A number of clinical studies show a decrease in oxidative stress [21, 36, 37] and anti-oxidative capacity in patients with OSAHS [38]. SOD is the first in vivo antioxidant enzyme reaction. Cu/Zn superoxide dismutase (copper-zinc superoxide, dismutase, Cu/ZnSOD) and manganese superoxide dismutase (manganese superoxide, dismutase, MnSOD) are the main two types. Cu/ZnSOD was mainly expressed in the cytoplasm and MnSOD was mainly located in the mitochondria. In our previous study, we found out that the level of 8-ISO-PGF2α, an in vivo oxidative stress marker, was significantly high in the CIH groups compared to the corresponding control groups, therefore suggesting that CIH induced oxidative stress injury [18]. In this study, the total SOD activity in serum of CIH rats was determined by chemical colorimetry; we found that SOD activity was decreased, which was negatively correlated with time, and the results showed the antioxidant capacity decreased in CIH SD rats. Real-time fluorescence quantitative detection showed that the expression of Cu/ZnSOD and MnSODmRNA in renal tissue was downregulated, which indirectly indicated that IH induced oxidative stress in renal tissue. Nanduri et al. [39] also showed that PC12 cells were mainly downregulated by IH after MnSOD expression, whereas other antioxidant enzymes were unchanged. These results suggest that IH exposure mainly results in downregulation of MnSOD expression. In this study, the expression of Cu/ZnSOD in the cytoplasm of IH group was lower than the control group. The hypoxia time was prolonged and the expression of MnSOD in the mitochondria was downregulated in CIH rats, which indicated oxidative stress played a critical role in renal damage CIH rats.

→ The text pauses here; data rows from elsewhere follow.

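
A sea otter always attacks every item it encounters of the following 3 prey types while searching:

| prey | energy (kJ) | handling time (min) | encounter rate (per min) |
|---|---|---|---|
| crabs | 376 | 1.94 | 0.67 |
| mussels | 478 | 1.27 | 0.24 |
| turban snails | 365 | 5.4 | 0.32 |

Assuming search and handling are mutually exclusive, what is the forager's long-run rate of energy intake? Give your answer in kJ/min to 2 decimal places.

111.58 kJ/min

Energy encountered per unit search time: 0.67×376 + 0.24×478 + 0.32×365 = 483.4 kJ/min.
Handling time per unit search time: 0.67×1.94 + 0.24×1.27 + 0.32×5.4 = 3.333.
Rate = 483.4/(1 + 3.333) = 111.6 kJ/min.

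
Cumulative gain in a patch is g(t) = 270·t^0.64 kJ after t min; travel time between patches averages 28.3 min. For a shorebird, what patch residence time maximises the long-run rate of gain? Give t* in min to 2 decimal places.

Optimal t* satisfies g'(t*) = g(t*)/(T + t*).
g'(t) = 0.64·270·t^-0.36. Setting 0.64·270·t^-0.36 = 270·t^0.64/(28.3+t) gives 0.64(28.3+t) = t, so 0.36·t = 0.64×28.3.
t* = 0.64×28.3/0.36 = 50.31 min.

50.31 min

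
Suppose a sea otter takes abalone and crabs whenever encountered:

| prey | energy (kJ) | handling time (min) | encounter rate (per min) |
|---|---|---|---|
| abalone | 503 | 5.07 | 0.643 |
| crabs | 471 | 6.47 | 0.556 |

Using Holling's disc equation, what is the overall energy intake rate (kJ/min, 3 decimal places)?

74.492 kJ/min

Energy encountered per unit search time: 0.643×503 + 0.556×471 = 585.3 kJ/min.
Handling time per unit search time: 0.643×5.07 + 0.556×6.47 = 6.857.
Rate = 585.3/(1 + 6.857) = 74.49 kJ/min.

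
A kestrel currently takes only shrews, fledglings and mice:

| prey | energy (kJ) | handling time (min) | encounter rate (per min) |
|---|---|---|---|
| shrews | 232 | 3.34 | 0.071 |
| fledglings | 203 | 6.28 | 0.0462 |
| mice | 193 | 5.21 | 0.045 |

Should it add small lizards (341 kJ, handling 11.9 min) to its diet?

Yes

Intake rate on the current diet: R = (0.071×232 + 0.0462×203 + 0.045×193) / (1 + 0.071×3.34 + 0.0462×6.28 + 0.045×5.21) = 34.54/1.762 = 19.6 kJ/min.
Profitability of small lizards: 341/11.9 = 28.66 kJ/min.
28.66 > 19.6, so adding small lizards raises the average — include it.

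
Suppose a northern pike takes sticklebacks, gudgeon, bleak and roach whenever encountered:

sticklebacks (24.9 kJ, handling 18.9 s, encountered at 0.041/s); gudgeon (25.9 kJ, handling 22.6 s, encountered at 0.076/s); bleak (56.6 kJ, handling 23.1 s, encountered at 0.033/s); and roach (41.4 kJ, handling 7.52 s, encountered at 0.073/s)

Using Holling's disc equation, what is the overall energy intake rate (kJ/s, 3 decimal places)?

R = Σλ_iE_i / (1 + Σλ_ih_i)
Numerator: 0.041×24.9 + 0.076×25.9 + 0.033×56.6 + 0.073×41.4 = 7.879
Denominator: 1 + 0.041×18.9 + 0.076×22.6 + 0.033×23.1 + 0.073×7.52 = 4.804
R = 7.879/4.804 = 1.64 kJ/s

1.640 kJ/s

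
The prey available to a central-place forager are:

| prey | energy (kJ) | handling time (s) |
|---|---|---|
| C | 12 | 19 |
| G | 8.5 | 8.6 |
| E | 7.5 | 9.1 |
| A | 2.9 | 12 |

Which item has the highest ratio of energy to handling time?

Profitability E/h (kJ/s): C = 12/19 = 0.632, G = 8.5/8.6 = 0.988, E = 7.5/9.1 = 0.824, A = 2.9/12 = 0.242.
Ranked: G > E > C > A.

G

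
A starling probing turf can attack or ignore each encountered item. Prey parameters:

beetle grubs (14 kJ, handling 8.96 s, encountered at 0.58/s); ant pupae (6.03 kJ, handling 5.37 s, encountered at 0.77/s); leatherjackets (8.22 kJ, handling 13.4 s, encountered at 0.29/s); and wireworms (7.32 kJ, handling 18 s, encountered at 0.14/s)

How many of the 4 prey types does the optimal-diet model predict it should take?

1

Rank by E/h (kJ/s): beetle grubs 1.56, ant pupae 1.12, leatherjackets 0.613, wireworms 0.407. Include each in turn until the next type's E/h falls below the running intake rate.
Rate on top 1: 1.31. ant pupae: 1.12 < 1.31 → exclude; stop.
Optimal diet: beetle grubs — 1 of 4 types.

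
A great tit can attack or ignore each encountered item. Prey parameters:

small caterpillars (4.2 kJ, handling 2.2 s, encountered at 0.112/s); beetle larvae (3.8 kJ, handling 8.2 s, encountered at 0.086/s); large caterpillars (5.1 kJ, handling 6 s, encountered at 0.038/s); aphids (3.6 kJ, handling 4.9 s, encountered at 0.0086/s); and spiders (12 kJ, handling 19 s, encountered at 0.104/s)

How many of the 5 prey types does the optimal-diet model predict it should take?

Profitabilities (E/h, kJ/s): small caterpillars 1.91, large caterpillars 0.85, aphids 0.735, spiders 0.632, beetle larvae 0.463. Add prey in this order while the next type's profitability exceeds the intake rate on those already taken.
Rate on top 1: 0.3774. large caterpillars: 0.85 > 0.3774 → include.
Rate on top 2: 0.4505. aphids: 0.735 > 0.4505 → include.
Rate on top 3: 0.4584. spiders: 0.632 > 0.4584 → include.
Rate on top 4: 0.5564. beetle larvae: 0.463 < 0.5564 → exclude; stop.
Optimal diet: small caterpillars, large caterpillars, aphids, spiders — 4 of 5 types.

4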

Our study had limitations. Firstly, our model of intermittent hypoxia does not entirely represent all of the events that occur during obstructive sleep apnea. Intermittent hypoxia does not cause negative intrathoracic pressure swings or obstruction of the airway. Second, we used 2 weeks and 4 weeks exposure to intermittent hypoxia which cannot predict if the changes in mRNA expression we found would be maintained or augmented with a longer exposure. Third, we only analyzed gene but it would have been better to analyze protein also in the kidney tissue. By immunohistochemistry, we could confirm that Cu/ZnSOD is mainly expressed in the cytoplasm, while MnSOD is mainly expressed in the mitochondria. Lastly, to better evaluate the kidney morphological changes, more stained sections should have been done.

Conclusion

In summary, oxidative stress played a critical role in renal damage by up regulating HIF-1α transcription and downregulating Cu/ZnSOD and MnSOD transcription after chronic intermittent hypoxia exposure in growing rats. Future research is needed to determine the clinical significance of these preliminary findings.